DENVER—If Democrats were trying to put the calamitous Evie Hudak era behind them on Tuesday night, they didn’t quite succeed.
A Democratic Party vacancy committee selected Arvada city councilwoman and Hudak associate Rachel Zenzinger to fill the vacancy left by Hudak’s eleventh-hour resignation last month in the face of a recall threat.
Zenzinger’s position on hot-button issues like gun control remains to be seen, but in the short run she’s not going to make anyone forget about Hudak. Zenzinger served as Hudak’s campaign manager in the 2012 election and was reportedly Hudak’s choice for the vacancy.
While ProgressNow Colorado praised the pick, calling Zenzinger “a superb choice,” conservatives criticized her selection as a case of Hudak déjà vu.
“Sen. Hudak’s constituents were hungry for change and liberal activists served up more of the same,” said Kelly Maher, executive director of Compass Colorado, in a statement. “Zenzinger may have a different name, but she’s been behind Hudak’s policies. Anyone who thinks Zenzinger is going to stand up to her own Democrat majority is fooling themselves.”

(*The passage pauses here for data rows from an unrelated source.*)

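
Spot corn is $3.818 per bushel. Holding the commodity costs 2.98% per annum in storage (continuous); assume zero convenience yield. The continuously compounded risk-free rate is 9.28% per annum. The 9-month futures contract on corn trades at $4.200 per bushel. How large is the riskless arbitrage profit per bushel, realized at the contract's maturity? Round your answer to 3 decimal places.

$0.014 per bushel

Fair futures: F* = S·e^(carry·T), with carry = (r + u) = 0.0928 + 0.0298 = 0.1226
F* = 3.818 · e^(0.1226 × 9/12) = 3.818 · e^0.091950 = 3.818 × 1.096310 = $4.1857
Market $4.200 > fair $4.1857: forward overpriced → cash-and-carry (buy spot, short the forward).
At maturity, profit = |F_mkt − F*| = |4.200 − 4.1857| = $0.014 per bushel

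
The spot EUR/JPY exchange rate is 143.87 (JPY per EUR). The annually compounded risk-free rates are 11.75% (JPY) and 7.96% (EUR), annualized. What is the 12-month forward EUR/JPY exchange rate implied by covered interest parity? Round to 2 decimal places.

By covered interest parity, F = S · (1+r_JPY)^T / (1+r_EUR)^T
= 143.87 × 1.117500 / 1.079600 = 143.87 × 1.035106
F = 148.92 JPY per EUR

148.92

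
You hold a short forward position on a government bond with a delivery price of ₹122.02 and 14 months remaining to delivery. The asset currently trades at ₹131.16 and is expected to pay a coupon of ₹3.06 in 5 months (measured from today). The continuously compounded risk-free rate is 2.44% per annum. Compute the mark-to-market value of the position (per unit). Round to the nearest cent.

PV(remaining coupons) I = 3.06·e^(−0.0244·5/12) = 3.0290
Current forward F = (S − I)·e^(rT) = (131.16 − 3.0290)·e^(0.0244·14/12) = 128.1310 × 1.028876 = 131.8309
Value (long) = (F − K)·e^(−rT) = (131.8309 − 122.02) × 0.971935 = 9.5356
Short position value = −(long value) = -₹9.54

-₹9.54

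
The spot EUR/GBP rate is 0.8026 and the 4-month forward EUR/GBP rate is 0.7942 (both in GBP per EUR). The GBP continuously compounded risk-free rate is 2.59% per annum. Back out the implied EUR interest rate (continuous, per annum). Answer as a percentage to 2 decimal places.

F = S·e^((r_GBP − r_EUR)T) ⇒ r_EUR = r_GBP − ln(F/S)/T
ln(0.7942/0.8026) = -0.010521; /(4/12) = -0.031563
r_EUR = 0.0259 + 0.031563 = 0.057463
r_EUR = 5.75%

5.75%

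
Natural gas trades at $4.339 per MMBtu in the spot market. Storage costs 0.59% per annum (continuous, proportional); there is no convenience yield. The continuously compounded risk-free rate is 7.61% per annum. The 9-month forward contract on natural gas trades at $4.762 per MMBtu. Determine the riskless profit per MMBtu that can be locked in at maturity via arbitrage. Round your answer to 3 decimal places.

Fair forward: F* = S·e^(carry·T), with carry = (r + u) = 0.0761 + 0.0059 = 0.0820
F* = 4.339 · e^(0.0820 × 9/12) = 4.339 · e^0.061500 = 4.339 × 1.063430 = $4.6142
Market $4.762 > fair $4.6142: forward overpriced → cash-and-carry (buy spot, short the forward).
At maturity, profit = |F_mkt − F*| = |4.762 − 4.6142| = $0.148 per MMBtu

$0.148 per MMBtu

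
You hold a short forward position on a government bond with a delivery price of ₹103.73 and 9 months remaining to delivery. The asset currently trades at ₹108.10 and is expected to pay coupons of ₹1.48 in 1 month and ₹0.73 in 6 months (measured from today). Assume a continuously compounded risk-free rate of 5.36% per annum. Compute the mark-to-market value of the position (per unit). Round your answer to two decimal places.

-₹6.27

PV(remaining coupons) I = 1.48·e^(−0.0536·1/12) + 0.73·e^(−0.0536·6/12) = 2.1841
Current forward F = (S − I)·e^(rT) = (108.10 − 2.1841)·e^(0.0536·9/12) = 105.9159 × 1.041019 = 110.2605
Value (long) = (F − K)·e^(−rT) = (110.2605 − 103.73) × 0.960597 = 6.2732
Short position value = −(long value) = -₹6.27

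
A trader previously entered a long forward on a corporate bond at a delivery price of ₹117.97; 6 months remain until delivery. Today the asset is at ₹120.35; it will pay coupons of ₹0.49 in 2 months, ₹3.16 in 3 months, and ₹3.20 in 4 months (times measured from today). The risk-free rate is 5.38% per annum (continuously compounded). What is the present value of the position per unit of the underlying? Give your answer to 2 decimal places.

PV(remaining coupons) I = 0.49·e^(−0.0538·2/12) + 3.16·e^(−0.0538·3/12) + 3.20·e^(−0.0538·4/12) = 6.7465
Current forward F = (S − I)·e^(rT) = (120.35 − 6.7465)·e^(0.0538·6/12) = 113.6035 × 1.027265 = 116.7009
Value (long) = (F − K)·e^(−rT) = (116.7009 − 117.97) × 0.973459 = -1.2354
Value = -₹1.24

-₹1.24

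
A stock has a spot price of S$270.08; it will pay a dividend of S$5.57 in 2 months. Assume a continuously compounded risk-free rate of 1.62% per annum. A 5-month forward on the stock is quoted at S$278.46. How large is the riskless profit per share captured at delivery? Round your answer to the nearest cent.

PV(dividends) I = 5.57·e^(−0.0162·2/12) = 5.5550
Fair forward F* = (S − I)·e^(rT) = (270.08 − 5.5550)·e^0.006750 = 264.5250 × 1.006773 = 266.3166
Market S$278.46 > fair 266.3166: forward overpriced → cash-and-carry (borrow at r, buy the stock and collect the dividends, short the forward).
Profit at T = |F_mkt − F*| = |278.46 − 266.3166| = S$12.14 per share

S$12.14 per share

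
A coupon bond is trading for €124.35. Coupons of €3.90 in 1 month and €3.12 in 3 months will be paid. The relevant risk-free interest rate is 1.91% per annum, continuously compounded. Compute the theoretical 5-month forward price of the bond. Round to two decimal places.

PV(coupons) I = 3.90·e^(−0.0191·1/12) + 3.12·e^(−0.0191·3/12)
I = 3.8938 + 3.1051 = 6.9989
F = (S − I)·e^(rT) = (124.35 − 6.9989) · e^(0.0191·5/12)
= 117.3511 · e^0.007958 = 117.3511 × 1.007990 = €118.29

€118.29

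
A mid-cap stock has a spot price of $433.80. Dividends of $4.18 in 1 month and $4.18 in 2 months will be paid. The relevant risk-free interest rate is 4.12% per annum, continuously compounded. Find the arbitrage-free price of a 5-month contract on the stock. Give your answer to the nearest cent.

PV(dividends) I = 4.18·e^(−0.0412·1/12) + 4.18·e^(−0.0412·2/12)
I = 4.1657 + 4.1514 = 8.3171
F = (S − I)·e^(rT) = (433.80 − 8.3171) · e^(0.0412·5/12)
= 425.4829 · e^0.017167 = 425.4829 × 1.017315 = $432.85

$432.85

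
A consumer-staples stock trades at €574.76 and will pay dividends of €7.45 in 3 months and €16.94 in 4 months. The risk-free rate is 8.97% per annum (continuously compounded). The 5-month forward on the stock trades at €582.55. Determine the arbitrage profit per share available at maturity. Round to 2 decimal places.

€10.53 per share

PV(dividends) I = 7.45·e^(−0.0897·3/12) + 16.94·e^(−0.0897·4/12) = 23.7258
Fair forward F* = (S − I)·e^(rT) = (574.76 − 23.7258)·e^0.037375 = 551.0342 × 1.038082 = 572.0187
Market €582.55 > fair 572.0187: forward overpriced → cash-and-carry (borrow at r, buy the stock and collect the dividends, short the forward).
Profit at T = |F_mkt − F*| = |582.55 − 572.0187| = €10.53 per share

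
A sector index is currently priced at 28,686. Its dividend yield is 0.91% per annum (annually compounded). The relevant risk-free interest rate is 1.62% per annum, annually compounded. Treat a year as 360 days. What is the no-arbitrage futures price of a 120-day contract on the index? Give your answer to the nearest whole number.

28,753

F = S · (1+r)^T / (1+q)^T
= 28686 × 1.005371 / 1.003024 = 28686 × 1.002340
F = 28,753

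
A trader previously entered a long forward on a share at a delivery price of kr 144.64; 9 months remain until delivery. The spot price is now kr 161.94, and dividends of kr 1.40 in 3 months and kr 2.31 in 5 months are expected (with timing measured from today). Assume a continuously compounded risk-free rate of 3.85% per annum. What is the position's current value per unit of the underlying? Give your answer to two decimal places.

PV(remaining dividends) I = 1.40·e^(−0.0385·3/12) + 2.31·e^(−0.0385·5/12) = 3.6598
Current forward F = (S − I)·e^(rT) = (161.94 − 3.6598)·e^(0.0385·9/12) = 158.2802 × 1.029296 = 162.9172
Value (long) = (F − K)·e^(−rT) = (162.9172 − 144.64) × 0.971538 = 17.7570
Value = kr 17.76

kr 17.76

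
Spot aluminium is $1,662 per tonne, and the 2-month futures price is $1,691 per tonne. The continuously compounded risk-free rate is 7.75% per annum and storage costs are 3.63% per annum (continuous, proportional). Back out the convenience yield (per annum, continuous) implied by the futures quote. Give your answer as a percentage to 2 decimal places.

1.00%

F = S·e^((r+u−y)T) ⇒ (r+u−y) = ln(F/S)/T
ln(1691/1662) = 0.017298; /T ⇒ 0.103788
y = r + u − ln(F/S)/T = 0.0775 + 0.0363 − 0.103788 = 0.010012
y = 1.00%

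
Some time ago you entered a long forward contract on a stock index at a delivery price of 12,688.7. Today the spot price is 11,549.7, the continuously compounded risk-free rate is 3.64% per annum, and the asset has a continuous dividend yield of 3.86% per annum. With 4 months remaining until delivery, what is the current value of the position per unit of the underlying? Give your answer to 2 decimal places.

-1133.63

Current fair forward for the remaining 4 months: F = S·e^((r − q)·T), (r − q) = 0.0364 − 0.0386 = -0.0022
F = 11549.7 · e^(-0.0022 × 4/12) = 11549.7 × 0.99926694 = 11541.2334
Value of long forward = (F − K)·e^(−rT) = (11541.2334 − 12688.7) · e^(−0.0364·4/12)
= -1147.4666 × 0.98793998 = -1133.63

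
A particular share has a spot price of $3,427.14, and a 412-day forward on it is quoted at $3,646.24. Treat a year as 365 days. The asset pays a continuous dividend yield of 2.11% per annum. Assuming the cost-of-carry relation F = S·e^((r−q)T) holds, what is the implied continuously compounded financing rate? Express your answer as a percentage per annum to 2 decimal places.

From F = S·e^((r−q)T): (r − q) = ln(F/S)/T
ln(3646.24/3427.14) = ln(1.063931) = 0.061971
(r − q) = 0.061971 / (412/365) = 0.054901
r = ln(F/S)/T + q = 0.054901 + 0.0211 = 0.076001
r = 7.60%

7.60%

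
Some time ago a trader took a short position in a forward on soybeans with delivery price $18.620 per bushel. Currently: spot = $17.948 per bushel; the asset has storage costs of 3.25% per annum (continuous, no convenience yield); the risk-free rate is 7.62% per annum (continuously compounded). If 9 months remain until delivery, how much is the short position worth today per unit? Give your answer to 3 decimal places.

Current fair forward for the remaining 9 months: F = S·e^((r + u)·T), (r + u) = 0.0762 + 0.0325 = 0.1087
F = 17.948 · e^(0.1087 × 9/12) = 17.948 × 1.084940 = 19.4725
Value of long forward = (F − K)·e^(−rT) = (19.4725 − 18.620) · e^(−0.0762·9/12)
= 0.8525 × 0.944452 = 0.805
Short position value = −(long value) = -$0.805

-$0.805 per bushel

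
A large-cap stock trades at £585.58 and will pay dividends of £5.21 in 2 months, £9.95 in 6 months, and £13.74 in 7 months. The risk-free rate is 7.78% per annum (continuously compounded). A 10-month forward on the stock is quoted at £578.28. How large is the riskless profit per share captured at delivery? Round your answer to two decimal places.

PV(dividends) I = 5.21·e^(−0.0778·2/12) + 9.95·e^(−0.0778·6/12) + 13.74·e^(−0.0778·7/12) = 27.8436
Fair forward F* = (S − I)·e^(rT) = (585.58 − 27.8436)·e^0.064833 = 557.7364 × 1.066981 = 595.0941
Market £578.28 < fair 595.0941: forward underpriced → reverse cash-and-carry (short the stock, invest proceeds at r, pay the dividends, go long the forward).
Profit at T = |F_mkt − F*| = |578.28 − 595.0941| = £16.81 per share

£16.81 per share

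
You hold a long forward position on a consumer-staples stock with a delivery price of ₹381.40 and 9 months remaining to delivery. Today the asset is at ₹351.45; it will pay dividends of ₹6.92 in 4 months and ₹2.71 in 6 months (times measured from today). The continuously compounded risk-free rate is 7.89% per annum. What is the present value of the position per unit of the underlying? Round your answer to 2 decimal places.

-₹17.38

PV(remaining dividends) I = 6.92·e^(−0.0789·4/12) + 2.71·e^(−0.0789·6/12) = 9.3455
Current forward F = (S − I)·e^(rT) = (351.45 − 9.3455)·e^(0.0789·9/12) = 342.1045 × 1.060961 = 362.9595
Value (long) = (F − K)·e^(−rT) = (362.9595 − 381.40) × 0.942542 = -17.3809
Value = -₹17.38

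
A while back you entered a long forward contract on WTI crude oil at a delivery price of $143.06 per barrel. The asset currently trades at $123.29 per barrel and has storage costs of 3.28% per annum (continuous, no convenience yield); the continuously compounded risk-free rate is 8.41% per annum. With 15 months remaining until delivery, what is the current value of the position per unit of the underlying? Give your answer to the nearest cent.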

Hudak resigned Nov. 27 as volunteers with Recall Hudak Too were less than a week away from submitting recall petitions to the Secretary of State’s office. By stepping down before a recall vote, Hudak allowed Democrats to choose her successor and keep their 18-17 majority in the state Senate.

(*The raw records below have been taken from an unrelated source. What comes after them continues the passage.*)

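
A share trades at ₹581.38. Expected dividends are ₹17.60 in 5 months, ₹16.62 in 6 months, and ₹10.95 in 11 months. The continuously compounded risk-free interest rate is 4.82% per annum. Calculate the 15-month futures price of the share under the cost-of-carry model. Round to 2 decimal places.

₹570.80

PV(dividends) I = 17.60·e^(−0.0482·5/12) + 16.62·e^(−0.0482·6/12) + 10.95·e^(−0.0482·11/12)
I = 17.2501 + 16.2242 + 10.4767 = 43.9510
F = (S − I)·e^(rT) = (581.38 − 43.9510) · e^(0.0482·15/12)
= 537.4290 · e^0.060250 = 537.4290 × 1.062102 = ₹570.80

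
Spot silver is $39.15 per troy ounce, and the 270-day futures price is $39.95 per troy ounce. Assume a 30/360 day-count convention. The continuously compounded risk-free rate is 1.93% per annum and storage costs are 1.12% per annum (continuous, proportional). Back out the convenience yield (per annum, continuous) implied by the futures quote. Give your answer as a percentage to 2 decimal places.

0.35%

F = S·e^((r+u−y)T) ⇒ (r+u−y) = ln(F/S)/T
ln(39.95/39.15) = 0.020228; /T ⇒ 0.026971
y = r + u − ln(F/S)/T = 0.0193 + 0.0112 − 0.026971 = 0.003529
y = 0.35%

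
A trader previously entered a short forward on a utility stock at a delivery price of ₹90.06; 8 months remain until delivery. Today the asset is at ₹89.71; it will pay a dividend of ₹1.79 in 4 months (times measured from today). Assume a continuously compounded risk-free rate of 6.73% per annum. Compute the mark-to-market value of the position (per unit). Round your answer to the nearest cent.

-₹1.85

PV(remaining dividends) I = 1.79·e^(−0.0673·4/12) = 1.7503
Current forward F = (S − I)·e^(rT) = (89.71 − 1.7503)·e^(0.0673·8/12) = 87.9597 × 1.045888 = 91.9960
Value (long) = (F − K)·e^(−rT) = (91.9960 − 90.06) × 0.956125 = 1.8511
Short position value = −(long value) = -₹1.85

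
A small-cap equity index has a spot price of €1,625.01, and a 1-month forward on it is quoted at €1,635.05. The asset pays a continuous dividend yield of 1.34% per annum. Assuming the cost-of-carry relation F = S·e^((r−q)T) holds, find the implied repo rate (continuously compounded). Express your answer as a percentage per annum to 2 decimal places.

From F = S·e^((r−q)T): (r − q) = ln(F/S)/T
ln(1635.05/1625.01) = ln(1.006178) = 0.006159
(r − q) = 0.006159 / (1/12) = 0.073908
r = ln(F/S)/T + q = 0.073908 + 0.0134 = 0.087308
r = 8.73%

8.73%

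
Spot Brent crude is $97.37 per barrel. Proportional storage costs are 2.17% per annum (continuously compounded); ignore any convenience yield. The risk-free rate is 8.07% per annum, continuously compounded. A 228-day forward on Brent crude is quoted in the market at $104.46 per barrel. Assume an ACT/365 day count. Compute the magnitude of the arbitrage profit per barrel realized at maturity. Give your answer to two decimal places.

Fair forward: F* = S·e^(carry·T), with carry = (r + u) = 0.0807 + 0.0217 = 0.1024
F* = 97.37 · e^(0.1024 × 228/365) = 97.37 · e^0.063965 = 97.37 × 1.066055 = $103.8018
Market $104.46 > fair $103.8018: forward overpriced → cash-and-carry (buy spot, short the forward).
At maturity, profit = |F_mkt − F*| = |104.46 − 103.8018| = $0.66 per barrel

$0.66 per barrel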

The move confirmed that Democrats were worried about whether Hudak could survive a recall. During the petition drive, Hudak’s image took a beating as recallers dredged up some of her most controversial moments in the legislature, such as when she told a rape victim at a hearing that having a gun wouldn’t have saved her from the assault.
By selecting Zenzinger, who must run in November to hold the seat, Democrats could be indicating that they don’t believe voters will link her to Hudak, or if they do, that the party has enough muscle in the district to overcome the Republicans’ inevitable “Evie Jr.” campaign narrative.
A longshot scenario is that Zenzinger may be acting as a placeholder for Hudak, who may be eligible to run again for the Senate District 19 seat in November.
Colorado Democrats seemed to be spinning the Zenzinger selection as a move to the political center. In a statement, Colorado Democratic Party chair Rick Palacio said Zenzinger has a “history of being a pragmatic leader who works across party lines.”
Senate President-elect Morgan Carroll released a statement congratulating Zenzinger and saying, “I have the utmost confidence that she will be fair, collaborative, and deliberate when representing the people of her community.”
Zenzinger, 38, issued a statement thanking the vacancy committee following the vote, which saw her beat former state Rep. Sara Gagliardi by 39-27.
“Thank you to all my supporters who gave me so much encouragement during the last two weeks, and thanks especially to Sara Gagliardi for giving the vacancy committee such a strong option,” said Zenzinger. “Now we have to move forward, and I am eager to get to work on the tough issues facing our state, including economic development, job creation, education, transportation and healthcare.”